Citizens blocked roads in Belgrade, Novi Sad, Niš and dozens of smaller cities in Serbia for two hours.
Protest was organised by of the Ecological Uprising, the Open Civic Platform “Action”, Don’t let Belgrade D(r)own movement, Kreni-Promeni, and supported by a number of environmental and civic organizations and initiatives. On Sunday evening, Nebojsa Zelenović from the “Action” platform stated that over one hundred thousand citizens took part in the blockade.
The manifestation of civil disobedience went on peacefully and mostly without incidents, with a few exceptions. There was a provocation in Novi Sad when a brick was thrown at those gathered; a number of protesters retaliated against the attacker, after which a fight broke out in which four people have been injured. In the city of Vranje, a motorcyclist tried to break through the crowd, and in New Belgrade a citizen was knocked down by a car.
Several attacks on media representatives also occured. During reporting from the protest in Belgrade, a journalist working for the Fonet agency, Davor Lukač, was attacked; in Novi Sad VOICE cameraman Vladimir Šper was pepper-sprayed, and in Valjevo city cameraman of TV Valjevo plus, Aleksandar Milinković, was punched.

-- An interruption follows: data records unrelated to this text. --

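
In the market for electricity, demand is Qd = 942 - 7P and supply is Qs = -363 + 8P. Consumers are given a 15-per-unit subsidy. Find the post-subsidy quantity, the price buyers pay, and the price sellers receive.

Q' = 389; buyers pay 79; sellers receive 94

Pre-subsidy: 942 - 7P = -363 + 8P gives P* = 87, Q* = 333.
With the rebate, buyers effectively pay Pb = Ps − 15, where Ps is the price sellers receive.
Demand in terms of Ps becomes Qd = 942 − 7(Ps − 15) = 1047 - 7Ps. Setting this equal to supply: 1047 - 7Ps = -363 + 8Ps, so Ps = 94.
Buyers pay Pb = 94 − 15 = 79; Q' = -363 + 8·94 = 389.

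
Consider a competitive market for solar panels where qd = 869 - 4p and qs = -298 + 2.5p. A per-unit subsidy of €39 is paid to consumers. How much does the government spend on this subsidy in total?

Government cost = €8223

Pre-subsidy: 869 - 4p = -298 + 2.5p gives p* = 2334/13, q* = 1961/13.
With the rebate, buyers effectively pay pb = ps − 39, where ps is the price sellers receive.
Demand in terms of ps becomes qd = 869 − 4(ps − 39) = 1025 - 4ps. Setting this equal to supply: 1025 - 4ps = -298 + 2.5ps, so ps = 2646/13.
Buyers pay pb = 2646/13 − 39 = 2139/13; q' = -298 + 2.5·(2646/13) = 2741/13.
Government outlay = subsidy × quantity = 39 × 2741/13 = 8223.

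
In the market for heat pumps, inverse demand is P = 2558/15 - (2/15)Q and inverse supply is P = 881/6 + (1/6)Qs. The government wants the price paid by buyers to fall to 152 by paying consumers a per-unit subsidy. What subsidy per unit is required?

At a buyer price of 152, quantity demanded is 1279 − 7.5·152 = 139.
Sellers supply 139 only when they receive Ps = 881/6 + (1/6)·139 = 170.
s = Ps − Pb = 170 − 152 = 18.

Required subsidy s = 18 per unit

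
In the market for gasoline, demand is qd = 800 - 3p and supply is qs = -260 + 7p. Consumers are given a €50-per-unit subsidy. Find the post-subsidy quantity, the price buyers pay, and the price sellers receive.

Pre-subsidy: 800 - 3p = -260 + 7p gives p* = 106, q* = 482.
With the rebate, buyers effectively pay pb = ps − 50, where ps is the price sellers receive.
Demand in terms of ps becomes qd = 800 − 3(ps − 50) = 950 - 3ps. Setting this equal to supply: 950 - 3ps = -260 + 7ps, so ps = 121.
Buyers pay pb = 121 − 50 = 71; q' = -260 + 7·121 = 587.

q' = 587; buyers pay €71; sellers receive €121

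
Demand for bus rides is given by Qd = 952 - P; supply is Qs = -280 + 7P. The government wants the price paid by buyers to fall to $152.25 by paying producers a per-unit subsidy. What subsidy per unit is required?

At a buyer price of 152.25, quantity demanded is 952 − 1·152.25 = 799.75.
Sellers supply 799.75 only when they receive Ps with -280 + 7·Ps = 799.75, i.e. Ps = 154.25.
s = Ps − Pb = 154.25 − 152.25 = 2.

Required subsidy s = $2 per unit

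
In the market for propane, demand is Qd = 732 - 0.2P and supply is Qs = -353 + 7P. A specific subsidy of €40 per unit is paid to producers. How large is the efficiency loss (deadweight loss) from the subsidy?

Deadweight loss = 1400/9

Pre-subsidy: 732 - 0.2P = -353 + 7P gives P* = 5425/36, Q* = 25267/36.
With the subsidy, sellers receive Ps = Pb + 40 for each unit, where Pb is the price buyers pay.
Supply in terms of Pb becomes Qs = -353 + 7(Pb + 40) = -73 + 7Pb. Setting this equal to demand: 732 - 0.2Pb = -73 + 7Pb, so Pb = 4025/36.
Sellers receive Ps = 4025/36 + 40 = 5465/36; Q' = 732 − 0.2·(4025/36) = 25547/36.
The subsidy expands output by 25547/36 − 25267/36 = 70/9 past the efficient level; on those units the gap between marginal cost and willingness to pay runs from 0 up to 40.
DWL = ½ × 40 × 70/9 = 1400/9.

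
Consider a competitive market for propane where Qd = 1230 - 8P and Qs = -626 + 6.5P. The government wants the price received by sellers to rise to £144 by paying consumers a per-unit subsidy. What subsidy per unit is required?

Required subsidy s = £29 per unit

At a seller price of 144, quantity supplied is -626 + 6.5·144 = 310.
Buyers absorb 310 only when they pay Pb with 1230 − 8·Pb = 310, i.e. Pb = 115.
s = Ps − Pb = 144 − 115 = 29.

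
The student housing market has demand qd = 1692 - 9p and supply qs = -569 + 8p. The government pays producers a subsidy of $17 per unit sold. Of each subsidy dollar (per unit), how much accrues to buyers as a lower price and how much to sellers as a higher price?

Buyers gain $8 per unit; sellers gain $9 per unit

Pre-subsidy: 1692 - 9p = -569 + 8p gives p* = 133, q* = 495.
With the subsidy, sellers receive ps = pb + 17 for each unit, where pb is the price buyers pay.
Supply in terms of pb becomes qs = -569 + 8(pb + 17) = -433 + 8pb. Setting this equal to demand: 1692 - 9pb = -433 + 8pb, so pb = 125.
Sellers receive ps = 125 + 17 = 142; q' = 1692 − 9·125 = 567.
Buyers' price falls by p* − pb = 133 − 125 = 8; sellers' price rises by ps − p* = 142 − 133 = 9.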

Although the representatives of the Ministry of Internal Affairs announced last week that they would react harshly to the protests, which they even called fascist, the gathering was marked by an almost complete absence of uniformed persons. The participants testified that a large number of plainclothes police officers attended the protest. Saturday morning the police visited the homes of those who called for the protest via social networks In several places in Serbia.
The biggest blockade, in which several thousand people took part, took place on the Gazela Bridge in Belgrade. Pictures of the blocked E-75 highway flooded the internet, while locally pro-regime media have tried to downplay the scope and significance of the protests in their reports.

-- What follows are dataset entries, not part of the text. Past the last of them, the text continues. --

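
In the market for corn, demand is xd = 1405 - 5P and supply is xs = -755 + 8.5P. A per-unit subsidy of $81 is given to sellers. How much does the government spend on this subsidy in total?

Government cost = $69660

Pre-subsidy: 1405 - 5P = -755 + 8.5P gives P* = 160, x* = 605.
With the subsidy, sellers receive Ps = Pb + 81 for each unit, where Pb is the price buyers pay.
Supply in terms of Pb becomes xs = -755 + 8.5(Pb + 81) = -66.5 + 8.5Pb. Setting this equal to demand: 1405 - 5Pb = -66.5 + 8.5Pb, so Pb = 109.
Sellers receive Ps = 109 + 81 = 190; x' = 1405 − 5·109 = 860.
Government outlay = subsidy × quantity = 81 × 860 = 69660.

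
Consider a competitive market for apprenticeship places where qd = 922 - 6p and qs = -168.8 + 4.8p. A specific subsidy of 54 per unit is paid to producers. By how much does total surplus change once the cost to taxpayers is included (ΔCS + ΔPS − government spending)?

Pre-subsidy: 922 - 6p = -168.8 + 4.8p gives p* = 101, q* = 316.
With the subsidy, sellers receive ps = pb + 54 for each unit, where pb is the price buyers pay.
Supply in terms of pb becomes qs = -168.8 + 4.8(pb + 54) = 90.4 + 4.8pb. Setting this equal to demand: 922 - 6pb = 90.4 + 4.8pb, so pb = 77.
Sellers receive ps = 77 + 54 = 131; q' = 922 − 6·77 = 460.
ΔCS = ½(316 + 460)(101 − 77) = 9312; ΔPS = ½(316 + 460)(131 − 101) = 11640.
Government spending = 54 × 460 = 24840.
Net change = 9312 + 11640 − 24840 = -3888. The loss equals the DWL triangle ½·54·144.

Net change in total surplus = -3888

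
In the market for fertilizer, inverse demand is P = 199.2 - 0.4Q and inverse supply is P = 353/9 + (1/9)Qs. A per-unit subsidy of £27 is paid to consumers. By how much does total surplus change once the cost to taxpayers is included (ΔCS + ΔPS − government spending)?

Net change in total surplus = -32805/46

Pre-subsidy: 199.2 - 0.4Q = 353/9 + (1/9)Q gives Q* = 313 and P* = 74.
With the rebate, buyers effectively pay Pb = Ps − 27, where Ps is the price sellers receive.
On the curves, Pb = 199.2 - 0.4Q and Ps = 353/9 + (1/9)Q; the wedge Ps − Pb = 27 gives 353/9 + (1/9)Q − (199.2 - 0.4Q) = 27, so Q' = 8414/23.
Then Pb = 199.2 − 0.4·(8414/23) = 1216/23 and Ps = 353/9 + (1/9)·(8414/23) = 1837/23.
ΔCS = ½(313 + 8414/23)(74 − 1216/23) = 3793959/529; ΔPS = ½(313 + 8414/23)(1837/23 − 74) = 2107755/1058.
Government spending = 27 × 8414/23 = 227178/23.
Net change = 3793959/529 + 2107755/1058 − 227178/23 = -32805/46. The loss equals the DWL triangle ½·27·1215/23.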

On Saturday, Serbian President Aleksandar Vučić met with a group of locals in Gornje Nedeljice, one of the villages endangered by the planned mining. On that occasion, he made a public promise that he would try to engage “in making a new Law on Amendments to the Law on Expropriation”, on which the Assembly would decide by urgent procedure, RFE reports. Vučić also promised that he would demand that the tailings be removed from the plan, which the representatives of the opposition assessed as relativizing the problem.
In the meantime, the lower trial court in Valjevo city passed a temporary decision banning the work of the company Euro Lithium Balkans until the end of the court case initiated by the “March from Kolubara” movement before the Ministry of Mining and Energy, N1 reported.

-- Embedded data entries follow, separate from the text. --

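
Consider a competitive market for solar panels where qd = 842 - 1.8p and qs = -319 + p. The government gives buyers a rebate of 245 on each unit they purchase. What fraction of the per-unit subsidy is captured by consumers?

Pre-subsidy: 842 - 1.8p = -319 + p gives p* = 5805/14, q* = 1339/14.
With the rebate, buyers effectively pay pb = ps − 245, where ps is the price sellers receive.
Demand in terms of ps becomes qd = 842 − 1.8(ps − 245) = 1283 - 1.8ps. Setting this equal to supply: 1283 - 1.8ps = -319 + ps, so ps = 4005/7.
Buyers pay pb = 4005/7 − 245 = 2290/7; q' = -319 + 1·(4005/7) = 1772/7.
Buyers' price falls by p* − pb = 5805/14 − 2290/7 = 87.5; sellers' price rises by ps − p* = 4005/7 − 5805/14 = 157.5.
So consumers capture 87.5/245 = 5/14 of each unit of subsidy.

Consumer share = 5/14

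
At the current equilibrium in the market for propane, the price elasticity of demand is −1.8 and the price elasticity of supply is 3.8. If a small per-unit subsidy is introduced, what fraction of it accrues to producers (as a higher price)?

Producer share = 9/28

For a small subsidy around the equilibrium, the benefit split depends on the relative slopes, which at a point are proportional to the elasticities.
Buyer share = εs/(εs + |εd|) = 3.8/(3.8 + 1.8) = 19/28; seller share = |εd|/(εs + |εd|) = 9/28.
So producers capture 9/28 of the subsidy.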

The deadline for signing the Law on Expropriation—which is still awaiting the president’s signature—is Friday, December 10. Protest organizers have called for a new roadblock if the signing does take place. Some of the organizers added new requests to the list.
Namely, Nebojsa Zelenović from the party Together for Serbia and the Open Civic Platform “Action” said at a press conference on Sunday that the green-left bloc, in addition to withdrawing the disputed laws, will demand that a “law deleting the plans for the mine in Jadar” be passed and that the members of the Regulatory Authority of Electronic Media (REM) council step down from duty. The immediate reason for the request for their dismissal is the statement of the president of the REM council, Olivera Zekić, that the protesters were bandits who should be arrested, Zelenović said at the press conference. The proposal to expand the list of demands has caused public controversy.